Here is a bit of the story from another of my interviews. Albert Jabs was
born 1910 in Waterbury, Connecticut. His father had immigrated to the USA in
1902 just before the Russo-Japanese War. When Albert was about 3 years old,
his family returned to RusPoland to buy a farm. He, together with his mother
and siblings, were in Dembe Wielki, Wloclawek, RusPoland from 1913-1929. His
father had returned to the USA and was here during WWI, going back to Dembe
Wielki in 1919.
This village is near the town of Neudorf and belonged to the "big church" in
Gostynin. Albert was very interested in history and was not himself
deported. I interviewed him in 1988 when he was 78 years old.

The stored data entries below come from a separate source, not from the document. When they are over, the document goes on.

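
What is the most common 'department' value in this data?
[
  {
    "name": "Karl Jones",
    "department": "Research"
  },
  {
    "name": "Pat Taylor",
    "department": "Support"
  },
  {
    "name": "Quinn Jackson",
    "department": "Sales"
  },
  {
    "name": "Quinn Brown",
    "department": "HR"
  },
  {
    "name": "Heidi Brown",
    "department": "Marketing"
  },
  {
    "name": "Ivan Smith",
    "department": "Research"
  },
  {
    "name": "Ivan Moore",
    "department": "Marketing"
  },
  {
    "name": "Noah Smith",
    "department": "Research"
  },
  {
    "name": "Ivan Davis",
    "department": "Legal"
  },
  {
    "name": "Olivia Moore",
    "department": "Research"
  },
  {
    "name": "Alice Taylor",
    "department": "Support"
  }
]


Counting 'department' values across 11 records:

  Research: 4 ####
  Support: 2 ##
  Marketing: 2 ##
  Sales: 1 #
  HR: 1 #
  Legal: 1 #

Most common: Research (4 times)

Research (4 times)


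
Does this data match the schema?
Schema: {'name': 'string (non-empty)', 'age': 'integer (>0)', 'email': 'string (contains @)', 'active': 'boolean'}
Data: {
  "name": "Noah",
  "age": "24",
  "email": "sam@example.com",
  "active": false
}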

When I asked him about the relationship between the Poles and the German
settlers in Poland, he explained that Poland was a country of many
minorities and differing religions-- the German Evangelical, Ukrainian
orthodox, and Jews, together with the Polish Roman Catholic. During the time
when Poland was partitioned, the Poles in Germany's section were Germanized,
including the rights of citizenship, whether they wanted to be or not. He
said that the Germans in Poland could never be full citizens, but remained
always subjects because they did not share the Roman Catholic religion. At
this time Austria's section was the most peaceful because both countries
were Roman Catholic.
According to Albert, there were several Polish revolutions against Russia in
the mid-nineteenth century. The German subjects would not participate in the
uprisings which made the Poles hate them even more. When the Poles
mistreated the Germans, the Russians sent in the elite Cossack troops to
protect them.
After the uprisings, the Russians closed the Polish schools, and only rich
Poles were educated. Germans were educated in parochial schools, and Jews
were the most educated of all.
The Russians deported many German subjects to settlements along the Volga
River. "They put them on trains in to the Volga. They survived. They worked
there and they came back. Maybe here and there a small child. Like I had an
uncle who lived in Lenie. (Lipno) He lost a child on the train. It died from
the cold."
"In the Volga area, they took, actually at that time, they didn't have these
concentration camps... They took them there in the settlements, and they got
to move in with the people... work for the people.Of course they suffered on
the train. There were some, like children, especially children."
"Two uncles came back from Russia. I remember that good. I was already...
Was about 1917... I was seven... eight. Yeah, I remember that good, those
people coming."
"But in the village where we lived was on the other side of the Vistula. The
Germans came earlier to us. On the other side, the Russians they had time
then to take all away. They had time even there by Lipno."
"I remember my mother was told to get ready that we would be taken. But then
the Germans came there and we didn't have to go. So on the south side the
Germans stayed. (The Vistula flows mostly from east to west in this area.) I
think probably all the way to Gostynin, I guess, maybe even further. But on
the other side, on the north side of the Weichsel, they all were taken. And
then above Warsaw too I guess they were. But on this side of Warsaw, on the
south side of Vistula, we were lucky, because the Germans came fast and we
were fine."
Albert is not related (as far as I can determine) to Olga, whose story I
related before. He immigrated in 1929 and was very instrumental in settling
many refugees in Bristol, CT following WWII. He died in CT in 1989.